The contributor concisely summarizes this relatively uncommon disease in cats. While the presentation of human reactive angioendotheliomatosis differs from that of cats, they are histologically similar, with both proliferating endothelial cells and pericytes comprising the lesions. In a case report from 2006, a 57-year-old intact woman was diagnosed with cutaneous reactive angioendotheliomatosis. Her medical history included a history of vascular disorders which included both deep vein thrombosis and a significantly lower measured blood pressure on her left arm, with a bruit of the left subclavian artery. She also had elevated anticardiolipin antibody IgG and decreased protein C levels. Activated protein C is a critical factor in anti-coagulative effects, and anticardiolipin antibodies has been shown to lower levels of protein C, leading to pro-coagulative states. In humans, anticardiolipin antibodies are found in approximately 23% of patients with Systemic Lupus Erythematosus (SLE) and is associated with thrombotic events. It has been suggested that one possible pathogenesis of this disease is vascular occlusion leading to localized hypoxia and acidosis, followed by hyperplasia of endothelial cells and pericytes in an attempt to recanalize vessels and restore perfusion of tissues.5
While too few cases of FSRA have been reported to make subclassifications, there have been proposals to make distinctions in possible subtypes of human reactive angioendotheliomatosis. Subtypes may include diffuse dermal angiomatosis (DDA), acroangiodermatitis, glomeruloid angioendotheliomatosis, and angiomatosis associated with cryoproteins (also called angiopericytomatosis). A more recent proposal is to include an entity characterized by a benign proliferation of histiocytes within the lumena of cutaneous vessels (intravascular histiocytosis).6
While it cannot be stated definitively that human reactive angioendotheliomatosis and FSRA share a similar pathogenesis, there is biologic plausibility. Perhaps these young cats experience an endotheliotropic pathogen, or a subsequent immune complex disease, which alters Virchow's triad and their anticoagulative homeostasis. A potential direction to turn for research may be immunohistochemistry for HIF-1 and VEGF, as well as the incorporation of clinicopathologic data for recorded cases.

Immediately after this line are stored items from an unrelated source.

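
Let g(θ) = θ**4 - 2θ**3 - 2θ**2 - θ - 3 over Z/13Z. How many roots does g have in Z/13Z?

2

Evaluate at each of the 13 elements of Z/13Z:
g(0) = 10; g(1) = 6; g(2) = 0 → root; g(3) = 3; g(4) = 11; g(5) = 5; g(6) = 3; g(7) = 8; g(8) = 8; g(9) = 2; g(10) = 0 → root; g(11) = 10; g(12) = 12.
Roots: {2, 10}.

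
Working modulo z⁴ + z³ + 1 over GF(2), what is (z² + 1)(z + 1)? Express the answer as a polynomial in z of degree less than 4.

Multiply in GF(2)[z]: (z² + 1)·(z + 1) = z³ + z² + z + 1.
Reduced: z³ + z² + z + 1.

z^3 + z^2 + z + 1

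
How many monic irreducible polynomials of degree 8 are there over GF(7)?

720300

x^(7^8) − x is the product of all monic irreducibles of degree dividing 8; Möbius inversion gives N = (1/8) Σ μ(8/d)·7^d.
Divisors of 8: 1, 2, 4, 8; μ(8/d) for each: 0, 0, -1, 1.
Σ = − 7^4 + 7^8 = 5762400.
N = 5762400/8 = 720300.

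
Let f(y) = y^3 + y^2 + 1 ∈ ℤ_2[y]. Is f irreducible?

Yes

Check for roots in ℤ_2: f(0) = 1; f(1) = 1.
No roots. A degree-3 polynomial over a field with no linear factor is irreducible.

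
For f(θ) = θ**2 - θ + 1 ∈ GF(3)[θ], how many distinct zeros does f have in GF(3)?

1

Evaluate at each of the 3 elements of GF(3):
f(0) = 1; f(1) = 1; f(2) = 0 → root.
Roots: {2}.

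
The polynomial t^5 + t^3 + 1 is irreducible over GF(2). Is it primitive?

Yes

Write f(t) = t^5 + t^3 + 1.
|GF(2^5)^×| = 2^5 − 1 = 31. Prime factorization: 31 = 31.
f is primitive ⇔ t has order 31 in GF(2)[t]/(f), i.e. t^(31/q) ≠ 1 for each prime q | 31.
t^(1) mod f = t.
None equal 1, so t has full order 31; f is primitive.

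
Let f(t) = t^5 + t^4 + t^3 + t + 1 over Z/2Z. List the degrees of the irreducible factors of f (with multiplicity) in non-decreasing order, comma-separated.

Roots in Z/2Z: f(0) = 1; f(1) = 1.
Complete factorization: f(t) = (t^5 + t^4 + t^3 + t + 1).
Factor degrees with multiplicity: 5 = 5.

5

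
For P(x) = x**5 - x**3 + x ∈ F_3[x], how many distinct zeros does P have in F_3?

1

Evaluate at each of the 3 elements of F_3:
P(0) = 0 → root; P(1) = 1; P(2) = 2.
Roots: {0}.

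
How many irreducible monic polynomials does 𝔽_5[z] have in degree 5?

x^(5^5) − x is the product of all monic irreducibles of degree dividing 5; Möbius inversion gives N = (1/5) Σ μ(5/d)·5^d.
Divisors of 5: 1, 5; μ(5/d) for each: -1, 1.
Σ = − 5^1 + 5^5 = 3120.
N = 3120/5 = 624.

624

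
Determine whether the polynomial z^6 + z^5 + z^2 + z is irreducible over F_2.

Write P(z) = z^6 + z^5 + z^2 + z.
Check for roots in F_2: P(0) = 0 → root; P(1) = 0 → root.
P(0) = 0, so (z) divides P(z); P is reducible.

No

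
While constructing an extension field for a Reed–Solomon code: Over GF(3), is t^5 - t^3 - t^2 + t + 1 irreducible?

Write f(t) = t^5 - t^3 - t^2 + t + 1.
Check for roots in GF(3): f(0) = 1; f(1) = 1; f(2) = 2.
No roots, so no linear factors.
Monic irreducibles of degree 2 over GF(3): t^2 + 1, t^2 + t - 1, t^2 - t - 1.
None of them divide f (all give nonzero remainder).
No irreducible factor of degree ≤ 2 exists, so f is irreducible over GF(3).

Yes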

1. Beerlage C, Varanat M, Linder K, et al. Bartonella vinsonii subsp. berkhoffii and Bartonella henselae as potential causes of proliferative vascular diseases in animals. Med Microbiol Immunol. 2012; 201: 319-326.

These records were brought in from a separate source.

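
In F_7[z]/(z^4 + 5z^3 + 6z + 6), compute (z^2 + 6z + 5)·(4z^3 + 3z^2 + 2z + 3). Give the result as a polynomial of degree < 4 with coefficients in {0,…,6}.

5z^3 + 6z^2 + 4z + 1

Multiply in F_7[z]: (z^2 + 6z + 5)·(4z^3 + 3z^2 + 2z + 3) = 4z^5 + 6z^4 + 5z^3 + 2z^2 + 1.
Reduce using z^4 ≡ 2z^3 + z + 1 (mod z^4 + 5z^3 + 6z + 6).
Reduced: 5z^3 + 6z^2 + 4z + 1.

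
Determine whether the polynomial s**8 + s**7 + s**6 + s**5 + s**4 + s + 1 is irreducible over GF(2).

Yes

Write P(s) = s**8 + s**7 + s**6 + s**5 + s**4 + s + 1.
Check for roots in GF(2): P(0) = 1; P(1) = 1.
No roots, so no linear factors.
Monic irreducibles of degree 2 over GF(2): s**2 + s + 1.
None of them divide P (all give nonzero remainder).
Monic irreducibles of degree 3 over GF(2): s**3 + s + 1, s**3 + s**2 + 1.
None of them divide P (all give nonzero remainder).
Monic irreducibles of degree 4 over GF(2): s**4 + s + 1, s**4 + s**3 + 1, s**4 + s**3 + s**2 + s + 1.
None of them divide P (all give nonzero remainder).
No irreducible factor of degree ≤ 4 exists, so P is irreducible over GF(2).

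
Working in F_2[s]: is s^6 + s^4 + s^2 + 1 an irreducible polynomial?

No

Write m(s) = s^6 + s^4 + s^2 + 1.
Check for roots in F_2: m(0) = 1; m(1) = 0 → root.
m(1) = 0, so (s − 1) divides m(s); m is reducible.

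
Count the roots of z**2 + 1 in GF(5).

2

Write h(z) = z**2 + 1.
Evaluate at each of the 5 elements of GF(5):
h(0) = 1; h(1) = 2; h(2) = 0 → root; h(3) = 0 → root; h(4) = 2.
Roots: {2, 3}.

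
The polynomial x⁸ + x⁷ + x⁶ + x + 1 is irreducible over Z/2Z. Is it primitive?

Yes

Write f(x) = x⁸ + x⁷ + x⁶ + x + 1.
|GF(2^8)^×| = 2^8 − 1 = 255. Prime factorization: 255 = 3·5·17.
f is primitive ⇔ x has order 255 in GF(2)[x]/(f), i.e. x^(255/q) ≠ 1 for each prime q | 255.
x^(85) mod f = x⁷ + x⁵ + x³ + x².
x^(51) mod f = x⁷ + x⁴ + x + 1.
x^(15) mod f = x⁷ + x⁶ + x⁵ + x³ + x² + x.
None equal 1, so x has full order 255; f is primitive.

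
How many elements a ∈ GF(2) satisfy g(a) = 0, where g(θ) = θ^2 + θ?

2

Evaluate at each of the 2 elements of GF(2):
g(0) = 0 → root; g(1) = 0 → root.
Roots: {0, 1}.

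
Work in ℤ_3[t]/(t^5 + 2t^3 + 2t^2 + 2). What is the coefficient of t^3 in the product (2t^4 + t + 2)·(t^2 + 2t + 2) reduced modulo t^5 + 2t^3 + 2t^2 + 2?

1

Multiply in ℤ_3[t]: (2t^4 + t + 2)·(t^2 + 2t + 2) = 2t^6 + t^5 + t^4 + t^3 + t^2 + 1.
Reduce using t^5 ≡ t^3 + t^2 + 1 (mod t^5 + 2t^3 + 2t^2 + 2).
Reduced: t^3 + 2t^2 + 2t + 2.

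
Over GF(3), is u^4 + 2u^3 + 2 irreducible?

Write g(u) = u^4 + 2u^3 + 2.
Check for roots in GF(3): g(0) = 2; g(1) = 2; g(2) = 1.
No roots, so no linear factors.
Monic irreducibles of degree 2 over GF(3): u^2 + 1, u^2 + u + 2, u^2 + 2u + 2.
None of them divide g (all give nonzero remainder).
No irreducible factor of degree ≤ 2 exists, so g is irreducible over GF(3).

Yes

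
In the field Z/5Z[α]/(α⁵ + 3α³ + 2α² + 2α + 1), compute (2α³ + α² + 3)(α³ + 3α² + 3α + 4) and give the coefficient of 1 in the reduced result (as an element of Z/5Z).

0

Multiply in Z/5Z[α]: (2α³ + α² + 3)·(α³ + 3α² + 3α + 4) = 2α⁶ + 2α⁵ + 4α⁴ + 4α³ + 3α² + 4α + 2.
Reduce using α⁵ ≡ 2α³ + 3α² + 3α + 4 (mod α⁵ + 3α³ + 2α² + 2α + 1).
Reduced: 3α⁴ + 4α³ + 3α.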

2. Breshears MA, Johnson BJ. Systemic reactive angioendotheliomatosis-like syndrome in a steer presumed to be persistently infected with bovine viral diarrhea virus. Vet Pathol. 2008; 45: 645-649.
3. Dunn KA, Smith KC, Blunden AS. Fatal multisystemic intravascular lesions in a cat. Vet Rec. 1997; 140:128-129.

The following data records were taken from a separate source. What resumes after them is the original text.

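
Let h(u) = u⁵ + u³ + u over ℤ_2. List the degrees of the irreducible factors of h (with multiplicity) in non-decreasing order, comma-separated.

Roots in ℤ_2: h(0) = 0 → root; h(1) = 1.
Linear factors from roots: (u).
Complete factorization: h(u) = (u)·(u² + u + 1)^2.
Factor degrees with multiplicity: 1 + 2 + 2 = 5.

1, 2, 2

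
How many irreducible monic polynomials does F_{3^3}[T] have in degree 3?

6552

By the necklace-counting formula, N_27(3) = (1/3) Σ_{d|3} μ(3/d)·27^d.
Divisors of 3: 1, 3; μ(3/d) for each: -1, 1.
Σ = − 27^1 + 27^3 = 19656.
N = 19656/3 = 6552.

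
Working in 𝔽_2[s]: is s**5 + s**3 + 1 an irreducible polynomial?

Yes

Write P(s) = s**5 + s**3 + 1.
Check for roots in 𝔽_2: P(0) = 1; P(1) = 1.
No roots, so no linear factors.
Monic irreducibles of degree 2 over GF(2): s**2 + s + 1.
None of them divide P (all give nonzero remainder).
No irreducible factor of degree ≤ 2 exists, so P is irreducible over GF(2).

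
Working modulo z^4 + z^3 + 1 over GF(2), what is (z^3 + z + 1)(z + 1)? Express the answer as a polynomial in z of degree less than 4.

z^2

Multiply in GF(2)[z]: (z^3 + z + 1)·(z + 1) = z^4 + z^3 + z^2 + 1.
Reduce using z^4 ≡ z^3 + 1 (mod z^4 + z^3 + 1).
Reduced: z^2.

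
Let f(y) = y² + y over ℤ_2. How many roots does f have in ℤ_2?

Evaluate at each of the 2 elements of ℤ_2:
f(0) = 0 → root; f(1) = 0 → root.
Roots: {0, 1}.

2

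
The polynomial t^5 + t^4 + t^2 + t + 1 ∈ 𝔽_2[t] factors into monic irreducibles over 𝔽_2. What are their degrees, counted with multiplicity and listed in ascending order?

Write h(t) = t^5 + t^4 + t^2 + t + 1.
Roots in 𝔽_2: h(0) = 1; h(1) = 1.
Complete factorization: h(t) = (t^5 + t^4 + t^2 + t + 1).
Factor degrees with multiplicity: 5 = 5.

5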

4. Fuji RN, Patton KM, Steinbach TJ, Schulman FY, Bradley GA, Brown TT, Wilson EA, Summers BA. Feline systemic reactive angioendotheliomatosis: eight cases and literature review. Vet Pathol. 2005; 42: 608-617.
5. Kirke S, Angus B, Kesteven PJL, Calonje E, Simpson N. Localized reactive angioendotheliomatosis. Clinical and Experimental Dermatology. 2006;32:45-47.
6. Mazloom SE, Stallings A, Kyei A. Differentiating Intralymphatic Histiocytosis, Intravascular Histiocytosis, and Subtypes of Reactive Angioendotheliomatosis: Review of Clinical and Histologic Features of All Cases Reported to Date. Am J Dermatopathol. 2017;39(1):33-39.
7. Rothwell TL, Xu FN, Wills EJ, Middleton DJ, Bow JL, Smith JS, Davies JS: Unusual multisystemic vascular lesions in a cat. Vet Pathol. 1985; 22:510-512.
8. Yamamoto S, Shimoyama Y, Haruyama T. A case of feline systemic reactive angioendotheliomatosis. JFMS Open Rep. DOI: 10.1177/2055116915579684.